Students Protest Removal of Religious Graduation Speakers
Students at Pace High School in Florida are protesting the removal of two fellow classmates who were barred from speaking at their own graduation ceremony due fears of prosecution.
Earlier this month, a federal judge made public a consent decree requiring school officials in Florida's Santa Rosa County to stop promoting their personal religious beliefs in public schools following complaints filed on behalf of two students.
"Religious freedom is best promoted when the government stays out of religion," said Benjamin Stevenson, an ACLU of Florida staff attorney based in Pensacola who led the case.
"Now, students and their families can feel comfortable holding and expressing their own religious beliefs, knowing that school officials will no longer impose their particular religious beliefs on students at school. This is a truly victorious day for the Constitution and for religious freedom in Florida," he added.
As a result of the decree, however, two students who were expected to speak at their graduation ceremony were reportedly removed from the lineup out of what the nearby Pace Assembly Ministries believes is concern that they would refer to their personal religious beliefs during their speeches.
"Our student body and senior class presidents have been cut from speaking at our graduation," Carson Howton, a senior at Pace High, told the local Pensacola News Journal.
"It's been a tradition at our school for student leaders to speak," he said.
According to Superintendent Tim Wyrosdick, the two student speakers were removed as the result of new guidelines developed that limit student speakers to valedictory addresses and salutatory addresses.
"We need to be legally sound and heed to maintaining good, solid procedures that will avoid any violations of the law, and we need to remain within the law," he told the News Journal.

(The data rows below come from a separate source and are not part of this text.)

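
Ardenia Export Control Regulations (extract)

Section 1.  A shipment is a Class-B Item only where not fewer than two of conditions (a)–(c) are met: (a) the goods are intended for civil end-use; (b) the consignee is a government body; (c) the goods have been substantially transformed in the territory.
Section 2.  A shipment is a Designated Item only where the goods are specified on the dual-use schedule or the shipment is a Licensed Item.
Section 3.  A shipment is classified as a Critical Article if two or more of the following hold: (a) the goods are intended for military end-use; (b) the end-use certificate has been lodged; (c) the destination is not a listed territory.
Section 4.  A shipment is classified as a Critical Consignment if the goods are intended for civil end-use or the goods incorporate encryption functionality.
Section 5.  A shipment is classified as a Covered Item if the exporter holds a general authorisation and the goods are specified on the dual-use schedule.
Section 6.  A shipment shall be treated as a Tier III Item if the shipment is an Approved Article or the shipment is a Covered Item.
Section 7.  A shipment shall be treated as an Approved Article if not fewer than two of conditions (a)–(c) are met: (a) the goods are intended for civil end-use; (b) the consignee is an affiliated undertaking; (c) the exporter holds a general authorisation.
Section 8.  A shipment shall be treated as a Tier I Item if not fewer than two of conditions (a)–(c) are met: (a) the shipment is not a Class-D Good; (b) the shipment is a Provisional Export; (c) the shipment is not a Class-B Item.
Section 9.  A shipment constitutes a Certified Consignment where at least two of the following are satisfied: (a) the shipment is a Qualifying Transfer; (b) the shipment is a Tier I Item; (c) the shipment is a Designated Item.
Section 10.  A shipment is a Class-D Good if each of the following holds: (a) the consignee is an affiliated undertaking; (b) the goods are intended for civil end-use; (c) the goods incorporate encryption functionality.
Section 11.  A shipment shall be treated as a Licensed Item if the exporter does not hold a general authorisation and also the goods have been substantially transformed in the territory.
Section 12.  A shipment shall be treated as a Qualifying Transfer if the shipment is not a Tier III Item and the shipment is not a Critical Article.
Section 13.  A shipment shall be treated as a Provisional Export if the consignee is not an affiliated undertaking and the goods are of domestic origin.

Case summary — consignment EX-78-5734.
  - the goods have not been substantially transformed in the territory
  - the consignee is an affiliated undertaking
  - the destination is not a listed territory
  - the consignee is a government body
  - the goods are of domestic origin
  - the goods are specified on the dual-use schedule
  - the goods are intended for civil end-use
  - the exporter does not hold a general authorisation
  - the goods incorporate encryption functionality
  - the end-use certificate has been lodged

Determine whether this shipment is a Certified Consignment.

Under section 7: the goods are intended for civil end-use? yes; the consignee is an affiliated undertaking? yes; the exporter holds a general authorisation? no — 2 of 3 hold (need ≥2) → satisfied.
Under section 5: the exporter holds a general authorisation? no; and the goods are specified on the dual-use schedule? yes. So the shipment is not a Covered Item.
Under section 6: Approved Article (section 7)? yes; or Covered Item (section 5)? no. So the shipment is a Tier III Item.
Under section 3: the goods are intended for military end-use? no; the end-use certificate has been lodged? yes; the destination is not a listed territory? yes — 2 of 3 hold (need ≥2) → satisfied.
Under section 12: not a Tier III Item (section 6)? no; and not a Critical Article (section 3)? no. So the shipment is not a Qualifying Transfer.
Under section 10: the consignee is an affiliated undertaking? yes; and the goods are intended for civil end-use? yes; and the goods incorporate encryption functionality? yes. So the shipment is a Class-D Good.
Under section 13: the consignee is not an affiliated undertaking? no; and the goods are of domestic origin? yes. So the shipment is not a Provisional Export.
Under section 1: the goods are intended for civil end-use? yes; the consignee is a government body? yes; the goods have been substantially transformed in the territory? no — 2 of 3 hold (need ≥2) → satisfied.
Under section 8: not a Class-D Good (section 10)? no; Provisional Export (section 13)? no; not a Class-B Item (section 1)? no — 0 of 3 hold (need ≥2) → not satisfied.
Under section 11: the exporter does not hold a general authorisation? yes; and the goods have been substantially transformed in the territory? no. So the shipment is not a Licensed Item.
Under section 2: the goods are specified on the dual-use schedule? yes; or Licensed Item (section 11)? no. So the shipment is a Designated Item.
Under section 9: Qualifying Transfer (section 12)? no; Tier I Item (section 8)? no; Designated Item (section 2)? yes — 1 of 3 hold (need ≥2) → not satisfied.

No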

But critics of the move say such fears of violations are unfounded as the judge's orders focused on the actions of school officials and not students - even students serving as leaders of the student body.
"In a document entitled, 'Guidance on Constitutionally Protected Prayer in Public Elementary and Secondary Schools,' the DOE (U.S. Department of Education) has issued guidelines to schools that reinforce the Supreme Court decisions protecting the rights of students in schools," notes Jay Sekulow, chief counsel for the American Center for Law and Justice, in a statement on the rights of students.
According to the guidelines, school officials may not mandate or organize prayer at graduation or select speakers for such events in a manner that favors religious speech such as prayer.
However, where students or other private graduation speakers are "selected on the basis of genuinely neutral, evenhanded criteria and retain primary control over the content of their expression," that expression is not attributable to the school and therefore may not be restricted because of its religious (or anti-religious) content.
"To avoid any mistaken perception that a school endorses student or other private speech that is not in fact attributable to the school, school officials may make appropriate, neutral disclaimers to clarify that such speech (whether religious or nonreligious) is the speaker's and not the school's," the guidelines advise.
In protest of the removal of the two student speakers, students have organized a prayer walk, set for 8 a.m. Monday at Pace High School.
A "Students Rights Rally" has also been organized for Tuesday evening at Pace Assembly of God Church.
Organizers say the rally is an effort to show support for the graduating students of Pace High School, the principal, faculty, and staff.